Star Wars – Episode I: The Phantom Menace: Forgiving the Prequels

Alright, children. Gather ‘round. I’ll tell you a tale.

Long ago in a galaxy far, far away, a franchise stole our hearts (and our money). This was a time before Instagram and TikTok changed the way we complain about… er… engage pop culture. Streaming services didn’t exist and we were slaves to our tv guide. In fact, it was even a time before the internet completely took over our lives. (I’ll pause for a moment while you catch your breath.)

Yes, the year was 1999 and George Lucas was finally continuing (beginning?) his beloved Star Wars saga with the release of Episode I: The Phantom Menace.

I remember lining up for hours outside the theatre, just hoping to get that fateful 12:00am showing on the first day. (I missed it by 6 people and had to settle for the 12:15am show.) This was pop culture history and we were going to be a part of it. 

As the film began, I remember people reading the scrolling text out loud, trying to digest every single new word to the sacred script. There were audible gasps when Darth Maul first opened his dual-bladed lightsaber. Even if the boy wasn’t beloved, there was joy over the fury of the podracing.

Every moment was memorable.

Fandom was different back then without social networking. It was more difficult to voice your opinions and join in the hateful fray. But, make no mistake, it was no less passionate. Case in point: I remember vividly the moment that Jar Jar Binks first came onscreen. As he, Obi-Wan and Qui-Gon Jinn stumbled through the forests of Naboo, eliciting his first “Ex-squeeze me…”, the groans could be heard. (In fact, one person even shouted out, “Leave him there!”) And, of course, it built from there. 

In the years that followed, Jake Lloyd confessed how the bullying he received affected him. Ahmed Best became a despised figure (and running joke) within the franchise. Lucas was denounced for his poor script-writing. Oh, we were assured that these films would be beloved in time but, for those of us who wanted the same feel as the originals, we were furious. How dare Lucas make ‘kids movies’ out of the most fearsome onscreen villain of all time. Despite their positives, the prequels were long detested and we determined that we never accept them. 

But a funny thing happened. Those that said that time would change our minds… were right.

In recent years, we’ve seen a resurgence in nostalgia for the films that were supposed to be derided for eternity. Those who were children upon their release look back on them as the stories that mattered most to them. And it has brought them back to life. Now owned by Disney, one of their most widely praised has been Obi-Wan Kenobi, starring a returning Ewan Macgregor. Hayden Christenson has been readmitted to the beloved category of Star Wars fandom. In fact, rumours even persist that Binks himself could re-emerge from the shadows.

So, the question becomes this: Can we finally accept the prequels?

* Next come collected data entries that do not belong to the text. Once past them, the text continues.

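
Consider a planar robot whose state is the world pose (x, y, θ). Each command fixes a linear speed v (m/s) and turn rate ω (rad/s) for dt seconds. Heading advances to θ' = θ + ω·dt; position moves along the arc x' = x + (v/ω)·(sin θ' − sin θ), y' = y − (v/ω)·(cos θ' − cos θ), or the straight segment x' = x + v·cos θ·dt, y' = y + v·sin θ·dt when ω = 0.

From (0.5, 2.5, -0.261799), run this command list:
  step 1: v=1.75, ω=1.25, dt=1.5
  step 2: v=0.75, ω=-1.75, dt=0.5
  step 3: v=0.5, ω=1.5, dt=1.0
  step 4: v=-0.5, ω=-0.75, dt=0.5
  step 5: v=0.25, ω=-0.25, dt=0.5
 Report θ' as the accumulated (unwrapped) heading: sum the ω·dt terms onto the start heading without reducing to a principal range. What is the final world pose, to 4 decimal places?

(2.5246, 4.6009, 1.7382)

step 1: θ'=1.6132 (R=1.4000) → pose (2.2611, 3.9116, 1.6132)
step 2: θ'=0.7382 (R=-0.4286) → pose (2.4009, 4.2468, 0.7382)
step 3: θ'=2.2382 (R=0.3333) → pose (2.4384, 4.6997, 2.2382)
step 4: θ'=1.8632 (R=0.6667) → pose (2.5531, 4.4792, 1.8632)
step 5: θ'=1.7382 (R=-1.0000) → pose (2.5246, 4.6009, 1.7382)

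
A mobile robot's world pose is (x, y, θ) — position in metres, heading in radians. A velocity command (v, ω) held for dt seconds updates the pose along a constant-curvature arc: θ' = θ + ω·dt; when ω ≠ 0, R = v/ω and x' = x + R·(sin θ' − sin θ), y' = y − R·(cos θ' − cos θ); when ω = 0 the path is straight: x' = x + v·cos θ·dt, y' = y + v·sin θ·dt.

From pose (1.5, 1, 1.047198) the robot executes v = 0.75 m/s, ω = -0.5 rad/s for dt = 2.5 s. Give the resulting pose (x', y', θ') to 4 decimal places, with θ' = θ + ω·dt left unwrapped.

θ' = 1.0472 + -0.5·2.5 = -0.2028
R = v/ω = 0.75/-0.5 = -1.5000
x' = 1.5 + -1.5000·(sin -0.2028 − sin 1.0472) = 3.1012
y' = 1 − -1.5000·(cos -0.2028 − cos 1.0472) = 1.7193

(3.1012, 1.7193, -0.2028)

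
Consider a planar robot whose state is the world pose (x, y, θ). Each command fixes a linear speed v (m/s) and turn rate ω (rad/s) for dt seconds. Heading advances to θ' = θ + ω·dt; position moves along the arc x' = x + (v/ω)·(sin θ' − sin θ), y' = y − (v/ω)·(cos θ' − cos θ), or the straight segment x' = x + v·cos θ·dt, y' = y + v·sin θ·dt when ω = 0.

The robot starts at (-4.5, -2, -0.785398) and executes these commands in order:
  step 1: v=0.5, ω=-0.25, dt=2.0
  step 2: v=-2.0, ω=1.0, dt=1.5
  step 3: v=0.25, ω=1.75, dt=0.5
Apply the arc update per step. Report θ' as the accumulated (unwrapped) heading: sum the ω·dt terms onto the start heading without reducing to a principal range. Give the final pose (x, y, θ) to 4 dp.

step 1: θ'=-1.2854 (R=-2.0000) → pose (-3.9951, -2.8511, -1.2854)
step 2: θ'=0.2146 (R=-2.0000) → pose (-6.3401, -1.4601, 0.2146)
step 3: θ'=1.0896 (R=0.1429) → pose (-6.2439, -1.3866, 1.0896)

(-6.2439, -1.3866, 1.0896)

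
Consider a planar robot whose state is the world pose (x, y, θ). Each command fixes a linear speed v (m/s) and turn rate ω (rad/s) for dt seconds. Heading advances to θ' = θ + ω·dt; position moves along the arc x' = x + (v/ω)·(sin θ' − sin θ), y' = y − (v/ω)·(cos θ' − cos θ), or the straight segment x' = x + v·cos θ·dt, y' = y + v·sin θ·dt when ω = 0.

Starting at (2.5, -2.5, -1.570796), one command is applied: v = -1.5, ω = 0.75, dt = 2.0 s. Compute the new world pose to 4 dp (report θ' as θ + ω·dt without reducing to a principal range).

θ' = -1.5708 + 0.75·2.0 = -0.0708
R = v/ω = -1.5/0.75 = -2.0000
x' = 2.5 + -2.0000·(sin -0.0708 − sin -1.5708) = 0.6415
y' = -2.5 − -2.0000·(cos -0.0708 − cos -1.5708) = -0.5050

(0.6415, -0.5050, -0.0708)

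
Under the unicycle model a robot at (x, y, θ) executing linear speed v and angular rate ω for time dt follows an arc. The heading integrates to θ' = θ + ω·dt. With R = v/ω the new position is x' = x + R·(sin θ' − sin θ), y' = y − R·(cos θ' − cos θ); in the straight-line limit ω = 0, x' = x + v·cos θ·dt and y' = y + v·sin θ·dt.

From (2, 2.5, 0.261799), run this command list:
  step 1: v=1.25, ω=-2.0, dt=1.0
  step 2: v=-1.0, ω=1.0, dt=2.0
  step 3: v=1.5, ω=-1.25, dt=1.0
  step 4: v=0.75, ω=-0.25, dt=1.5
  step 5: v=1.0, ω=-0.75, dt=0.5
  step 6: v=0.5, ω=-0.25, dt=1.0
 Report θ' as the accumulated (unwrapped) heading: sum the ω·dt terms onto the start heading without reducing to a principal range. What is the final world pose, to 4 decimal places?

step 1: θ'=-1.7382 (R=-0.6250) → pose (2.7780, 1.7922, -1.7382)
step 2: θ'=0.2618 (R=-1.0000) → pose (1.5332, 2.9247, 0.2618)
step 3: θ'=-0.9882 (R=-1.2000) → pose (2.8458, 2.4258, -0.9882)
step 4: θ'=-1.3632 (R=-3.0000) → pose (3.2763, 1.3936, -1.3632)
step 5: θ'=-1.7382 (R=-1.3333) → pose (3.2863, 0.8966, -1.7382)
step 6: θ'=-1.9882 (R=-2.0000) → pose (3.1425, 0.4191, -1.9882)

(3.1425, 0.4191, -1.9882)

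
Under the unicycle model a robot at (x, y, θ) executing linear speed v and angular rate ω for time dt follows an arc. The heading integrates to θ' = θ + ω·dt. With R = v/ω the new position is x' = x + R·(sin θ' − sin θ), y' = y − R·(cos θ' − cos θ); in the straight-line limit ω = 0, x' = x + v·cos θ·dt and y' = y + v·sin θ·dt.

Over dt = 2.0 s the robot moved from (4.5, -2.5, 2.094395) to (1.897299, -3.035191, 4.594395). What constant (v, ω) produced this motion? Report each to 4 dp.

Δθ = 4.594395 − 2.094395 = 2.500000
ω = Δθ/dt = 2.500000/2.0 = 1.2500
R = Δx/(sin θ' − sin θ) = 1.4000
v = R·ω = 1.4000·1.2500 = 1.7500

v = 1.7500, ω = 1.2500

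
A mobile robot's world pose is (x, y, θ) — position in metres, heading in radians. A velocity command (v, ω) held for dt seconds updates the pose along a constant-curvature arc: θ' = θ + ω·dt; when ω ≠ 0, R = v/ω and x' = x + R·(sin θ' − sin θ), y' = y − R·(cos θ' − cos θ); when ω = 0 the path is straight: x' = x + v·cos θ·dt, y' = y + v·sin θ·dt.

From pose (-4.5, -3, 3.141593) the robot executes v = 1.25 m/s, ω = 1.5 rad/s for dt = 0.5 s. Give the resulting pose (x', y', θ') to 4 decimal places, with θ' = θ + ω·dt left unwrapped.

θ' = 3.1416 + 1.5·0.5 = 3.8916
R = v/ω = 1.25/1.5 = 0.8333
x' = -4.5 + 0.8333·(sin 3.8916 − sin 3.1416) = -5.0680
y' = -3 − 0.8333·(cos 3.8916 − cos 3.1416) = -3.2236

(-5.0680, -3.2236, 3.8916)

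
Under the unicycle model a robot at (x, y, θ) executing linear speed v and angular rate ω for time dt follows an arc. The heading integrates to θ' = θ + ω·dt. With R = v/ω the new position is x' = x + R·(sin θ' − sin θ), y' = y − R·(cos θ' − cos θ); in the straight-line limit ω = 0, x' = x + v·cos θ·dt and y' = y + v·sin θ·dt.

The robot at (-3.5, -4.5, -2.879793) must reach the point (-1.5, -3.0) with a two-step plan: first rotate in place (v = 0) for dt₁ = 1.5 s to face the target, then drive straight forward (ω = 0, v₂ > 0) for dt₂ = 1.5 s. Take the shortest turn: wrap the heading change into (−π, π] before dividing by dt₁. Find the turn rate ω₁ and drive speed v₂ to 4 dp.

ω₁ = -1.8399, v₂ = 1.6667

heading to target = atan2(-3−-4.5, -1.5−-3.5) = 0.6435
Δθ = wrap(0.6435 − -2.8798) = -2.7599; ω₁ = Δθ/dt₁ = -1.8399
distance = √((-1.5−-3.5)² + (-3−-4.5)²) = 2.5000; v₂ = distance/dt₂ = 1.6667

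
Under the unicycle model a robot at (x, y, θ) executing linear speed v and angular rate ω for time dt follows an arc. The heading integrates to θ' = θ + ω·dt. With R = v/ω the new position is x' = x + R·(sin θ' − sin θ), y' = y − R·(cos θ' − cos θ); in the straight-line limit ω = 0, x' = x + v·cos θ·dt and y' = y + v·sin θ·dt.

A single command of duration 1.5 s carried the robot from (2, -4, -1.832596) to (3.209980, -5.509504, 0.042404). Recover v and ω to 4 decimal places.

Δθ = 0.042404 − -1.832596 = 1.875000
ω = Δθ/dt = 1.875000/1.5 = 1.2500
R = −Δy/(cos θ' − cos θ) = 1.2000
v = R·ω = 1.2000·1.2500 = 1.5000

v = 1.5000, ω = 1.2500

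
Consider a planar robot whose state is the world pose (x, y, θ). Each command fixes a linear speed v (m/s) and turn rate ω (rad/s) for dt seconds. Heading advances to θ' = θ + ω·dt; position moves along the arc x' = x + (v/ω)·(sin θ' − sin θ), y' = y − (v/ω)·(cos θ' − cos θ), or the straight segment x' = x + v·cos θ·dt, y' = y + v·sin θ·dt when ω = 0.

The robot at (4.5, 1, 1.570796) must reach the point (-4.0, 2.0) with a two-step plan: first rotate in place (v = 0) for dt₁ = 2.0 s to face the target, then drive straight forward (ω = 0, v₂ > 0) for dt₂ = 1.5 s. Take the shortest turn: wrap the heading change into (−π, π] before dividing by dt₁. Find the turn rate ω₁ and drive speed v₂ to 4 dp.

heading to target = atan2(2−1, -4−4.5) = 3.0245
Δθ = wrap(3.0245 − 1.5708) = 1.4537; ω₁ = Δθ/dt₁ = 0.7268
distance = √((-4−4.5)² + (2−1)²) = 8.5586; v₂ = distance/dt₂ = 5.7057

ω₁ = 0.7268, v₂ = 5.7057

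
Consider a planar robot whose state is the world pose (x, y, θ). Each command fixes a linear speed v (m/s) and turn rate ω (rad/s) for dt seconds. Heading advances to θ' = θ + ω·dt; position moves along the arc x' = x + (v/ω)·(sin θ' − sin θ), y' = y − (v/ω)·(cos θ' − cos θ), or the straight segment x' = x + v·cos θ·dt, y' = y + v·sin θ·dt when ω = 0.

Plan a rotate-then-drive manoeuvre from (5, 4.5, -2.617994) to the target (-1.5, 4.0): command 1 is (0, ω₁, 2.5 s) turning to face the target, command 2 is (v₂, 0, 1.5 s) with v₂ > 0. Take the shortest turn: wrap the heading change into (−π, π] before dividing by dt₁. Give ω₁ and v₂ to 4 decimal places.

heading to target = atan2(4−4.5, -1.5−5) = -3.0648
Δθ = wrap(-3.0648 − -2.6180) = -0.4468; ω₁ = Δθ/dt₁ = -0.1787
distance = √((-1.5−5)² + (4−4.5)²) = 6.5192; v₂ = distance/dt₂ = 4.3461

ω₁ = -0.1787, v₂ = 4.3461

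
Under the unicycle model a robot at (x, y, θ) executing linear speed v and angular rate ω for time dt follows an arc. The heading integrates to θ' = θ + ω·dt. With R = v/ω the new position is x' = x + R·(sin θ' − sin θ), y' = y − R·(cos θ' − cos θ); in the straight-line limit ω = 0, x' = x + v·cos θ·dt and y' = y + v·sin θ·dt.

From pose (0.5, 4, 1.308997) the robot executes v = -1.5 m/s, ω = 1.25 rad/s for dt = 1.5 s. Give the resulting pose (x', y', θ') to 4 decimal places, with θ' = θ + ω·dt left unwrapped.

(1.7100, 2.4905, 3.1840)

θ' = 1.3090 + 1.25·1.5 = 3.1840
R = v/ω = -1.5/1.25 = -1.2000
x' = 0.5 + -1.2000·(sin 3.1840 − sin 1.3090) = 1.7100
y' = 4 − -1.2000·(cos 3.1840 − cos 1.3090) = 2.4905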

Admittedly, the question is a bit ridiculous. After all, it’s not up to us to ‘accept’ any particular sequel or film. It’s inevitable that we will like some movies better than others. But one can’t deny that, 25 years later, The Phantom Menace (and the prequels themselves) feels almost worthwhile. 

After all this time, I can’t help but be fascinated by them.

Yes, the CGI is somewhat grating but, at the time, the creation of Jar Jar was cutting edge special effects. Yes, the dialogue remains clunky but, certainly, the originals have their moments as well. (Luke pining for power converters at Tosche station, anyone?) It’s even interesting to see how the use of the Force has changed over time. Faced with a changing culture, Lucas shifted the franchise’s use of the spiritual power dramatically in the prequels. Once believed to be ‘an all-powerful force connecting everything’, the Force suddenly became something that could be measured through ‘Midichlorians’. The mystery was lost, swapped in favour of a scientific approach that betrayed the sensibilities of the earlier films. Yet, somehow, it feels so indicative of the philosophy of its time. (Though, it’s worth noting that the return of the franchise with The Force Awakens seemed to steal back the Force from its more analytical methodology.) Yes, the flaws are glaring but they have so much to offer.

They have become window into our own history. In fact, I’d even dare to call them ‘classics’.

Now, with Phantom Menace back in theatres on its 25th anniversary, I can’t deny wanting to see it again on the big screen. I’m ready to thrill again at Selbulba’s treachery and John Williams’ now-iconic Duel of the Fates. After all, this is still a franchise that helped define my childhood. And this time, I get to bring my kids.

Star Wars: Episode I – The Phantom Menace is available in theatres on Friday, May 3rd, 2024.